Watch Billy Kemper surf now and you have to be reminded it wasn’t long ago his entire career and life were in the balance. It was just over two years ago, in fact, when Kemper took a terrifying spill in Morocco that made the entire surf world hold its breath.

“It was some of the best waves I’ve ever seen,” Kemper told The Inertia in 2021. “Points that I didn’t even know existed. With no one around. It was a dream, and on the last day of the trip when everything seemed to be a fairytale ending to the trip of a lifetime, a small mistake led to a fall in a really critical part of a wave that sent me straight into a rock and just completely destroyed the right side of my body, from my lungs to my pelvis, my quad and my whole knee – it put my life into perspective real quick.”

He is still exploring that newfound perspective.


“When I look back at the last two years, all the pain, all the misery, and all the work became the biggest blessing in disguise,” he says now in BILLY Chapter 7, in an episode that takes a whole new turn along the post-injury road. BILLY has dug deep into every angle of the wipeout that made global headlines back in 2020, and the seventh installment of the series is certainly a poetic moment of redemption for the story’s hero. By returning to the scene of the crime, Kemper hopes to close the book on that whole story, in a sense.

“Are you gonna break your leg again?” his son asks.

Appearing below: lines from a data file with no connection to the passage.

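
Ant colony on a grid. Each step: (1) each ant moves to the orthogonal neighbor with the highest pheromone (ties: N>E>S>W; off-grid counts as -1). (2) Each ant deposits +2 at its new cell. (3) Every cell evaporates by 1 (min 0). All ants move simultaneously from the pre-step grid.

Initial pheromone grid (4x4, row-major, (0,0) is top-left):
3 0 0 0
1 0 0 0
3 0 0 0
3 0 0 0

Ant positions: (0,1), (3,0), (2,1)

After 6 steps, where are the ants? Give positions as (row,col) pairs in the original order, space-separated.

Step 1: ant0:(0,1)->W->(0,0) | ant1:(3,0)->N->(2,0) | ant2:(2,1)->W->(2,0)
  grid max=6 at (2,0)
Step 2: ant0:(0,0)->E->(0,1) | ant1:(2,0)->S->(3,0) | ant2:(2,0)->S->(3,0)
  grid max=5 at (2,0)
Step 3: ant0:(0,1)->W->(0,0) | ant1:(3,0)->N->(2,0) | ant2:(3,0)->N->(2,0)
  grid max=8 at (2,0)
Step 4: ant0:(0,0)->E->(0,1) | ant1:(2,0)->S->(3,0) | ant2:(2,0)->S->(3,0)
  grid max=7 at (2,0)
Step 5: ant0:(0,1)->W->(0,0) | ant1:(3,0)->N->(2,0) | ant2:(3,0)->N->(2,0)
  grid max=10 at (2,0)
Step 6: ant0:(0,0)->E->(0,1) | ant1:(2,0)->S->(3,0) | ant2:(2,0)->S->(3,0)
  grid max=9 at (2,0)

(0,1) (3,0) (3,0)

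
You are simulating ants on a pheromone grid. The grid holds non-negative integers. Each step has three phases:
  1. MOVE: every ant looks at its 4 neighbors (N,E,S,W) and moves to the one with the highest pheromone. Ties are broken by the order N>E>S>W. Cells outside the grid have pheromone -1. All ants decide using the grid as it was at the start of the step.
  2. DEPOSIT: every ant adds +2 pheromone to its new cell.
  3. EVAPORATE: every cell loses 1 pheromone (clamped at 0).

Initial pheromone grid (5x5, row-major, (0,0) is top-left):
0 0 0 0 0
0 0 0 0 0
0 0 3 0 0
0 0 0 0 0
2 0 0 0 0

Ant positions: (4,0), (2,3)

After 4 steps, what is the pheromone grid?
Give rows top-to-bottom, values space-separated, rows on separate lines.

After step 1: ants at (3,0),(2,2)
  0 0 0 0 0
  0 0 0 0 0
  0 0 4 0 0
  1 0 0 0 0
  1 0 0 0 0
After step 2: ants at (4,0),(1,2)
  0 0 0 0 0
  0 0 1 0 0
  0 0 3 0 0
  0 0 0 0 0
  2 0 0 0 0
After step 3: ants at (3,0),(2,2)
  0 0 0 0 0
  0 0 0 0 0
  0 0 4 0 0
  1 0 0 0 0
  1 0 0 0 0
After step 4: ants at (4,0),(1,2)
  0 0 0 0 0
  0 0 1 0 0
  0 0 3 0 0
  0 0 0 0 0
  2 0 0 0 0

0 0 0 0 0
0 0 1 0 0
0 0 3 0 0
0 0 0 0 0
2 0 0 0 0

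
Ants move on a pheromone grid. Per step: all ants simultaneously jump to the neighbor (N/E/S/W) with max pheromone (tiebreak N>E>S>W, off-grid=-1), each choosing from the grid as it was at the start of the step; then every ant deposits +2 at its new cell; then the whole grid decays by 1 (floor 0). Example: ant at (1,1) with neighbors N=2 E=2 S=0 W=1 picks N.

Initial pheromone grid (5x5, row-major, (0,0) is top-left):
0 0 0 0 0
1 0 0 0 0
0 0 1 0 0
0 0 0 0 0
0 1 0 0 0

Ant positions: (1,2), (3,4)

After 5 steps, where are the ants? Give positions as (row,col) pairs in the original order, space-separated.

Step 1: ant0:(1,2)->S->(2,2) | ant1:(3,4)->N->(2,4)
  grid max=2 at (2,2)
Step 2: ant0:(2,2)->N->(1,2) | ant1:(2,4)->N->(1,4)
  grid max=1 at (1,2)
Step 3: ant0:(1,2)->S->(2,2) | ant1:(1,4)->N->(0,4)
  grid max=2 at (2,2)
Step 4: ant0:(2,2)->N->(1,2) | ant1:(0,4)->S->(1,4)
  grid max=1 at (1,2)
Step 5: ant0:(1,2)->S->(2,2) | ant1:(1,4)->N->(0,4)
  grid max=2 at (2,2)

(2,2) (0,4)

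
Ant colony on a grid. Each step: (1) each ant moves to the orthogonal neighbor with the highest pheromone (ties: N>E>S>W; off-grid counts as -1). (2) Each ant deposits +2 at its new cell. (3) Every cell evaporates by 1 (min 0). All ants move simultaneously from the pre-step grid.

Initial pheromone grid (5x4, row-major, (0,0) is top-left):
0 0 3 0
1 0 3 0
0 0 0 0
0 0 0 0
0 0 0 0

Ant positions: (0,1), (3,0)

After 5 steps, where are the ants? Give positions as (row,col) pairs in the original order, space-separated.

Step 1: ant0:(0,1)->E->(0,2) | ant1:(3,0)->N->(2,0)
  grid max=4 at (0,2)
Step 2: ant0:(0,2)->S->(1,2) | ant1:(2,0)->N->(1,0)
  grid max=3 at (0,2)
Step 3: ant0:(1,2)->N->(0,2) | ant1:(1,0)->N->(0,0)
  grid max=4 at (0,2)
Step 4: ant0:(0,2)->S->(1,2) | ant1:(0,0)->E->(0,1)
  grid max=3 at (0,2)
Step 5: ant0:(1,2)->N->(0,2) | ant1:(0,1)->E->(0,2)
  grid max=6 at (0,2)

(0,2) (0,2)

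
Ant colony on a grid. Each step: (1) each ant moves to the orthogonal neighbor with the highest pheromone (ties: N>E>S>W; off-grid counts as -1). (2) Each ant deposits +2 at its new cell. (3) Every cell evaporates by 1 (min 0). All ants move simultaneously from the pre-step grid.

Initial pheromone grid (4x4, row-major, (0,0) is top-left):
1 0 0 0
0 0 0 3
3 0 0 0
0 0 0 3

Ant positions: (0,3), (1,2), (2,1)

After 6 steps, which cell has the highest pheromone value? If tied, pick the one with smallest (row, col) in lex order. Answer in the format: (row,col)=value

Answer: (1,3)=9

Derivation:
Step 1: ant0:(0,3)->S->(1,3) | ant1:(1,2)->E->(1,3) | ant2:(2,1)->W->(2,0)
  grid max=6 at (1,3)
Step 2: ant0:(1,3)->N->(0,3) | ant1:(1,3)->N->(0,3) | ant2:(2,0)->N->(1,0)
  grid max=5 at (1,3)
Step 3: ant0:(0,3)->S->(1,3) | ant1:(0,3)->S->(1,3) | ant2:(1,0)->S->(2,0)
  grid max=8 at (1,3)
Step 4: ant0:(1,3)->N->(0,3) | ant1:(1,3)->N->(0,3) | ant2:(2,0)->N->(1,0)
  grid max=7 at (1,3)
Step 5: ant0:(0,3)->S->(1,3) | ant1:(0,3)->S->(1,3) | ant2:(1,0)->S->(2,0)
  grid max=10 at (1,3)
Step 6: ant0:(1,3)->N->(0,3) | ant1:(1,3)->N->(0,3) | ant2:(2,0)->N->(1,0)
  grid max=9 at (1,3)
Final grid:
  0 0 0 7
  1 0 0 9
  3 0 0 0
  0 0 0 0
Max pheromone 9 at (1,3)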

“I really don’t want to ever break my hip ever again,” he says. “I’m gonna go get barrelled and have fun.”

Ultimately, Kemper did get his shot at redemption. He made the trip back to Morocco, all the while explaining away and rationalizing that it wasn’t the wave’s fault he ended up as severely hurt as he was. Naturally, his family was hesitant and concerned. But the more Billy has to confront the reality of returning to Morocco, the more it becomes clear he has been wrestling with unfinished business for two years. The trip in 2020 was meant to be the trip of a lifetime with some of the best waves Kemper had ever surfed — something he’d found before everything took a turn for the worst.

Ironically, Kemper’s first session back in Morocco didn’t satiate his appetite for redemption. So he stayed and waited for a second swell.


“I was stuck in this place where I needed to go back and surf that place the same way I surfed it the time before. The same way it was when I got hurt. I wanted to feel what it was like to be back out there. As much as that was scaring me, I realized there’s nothing to hide from.”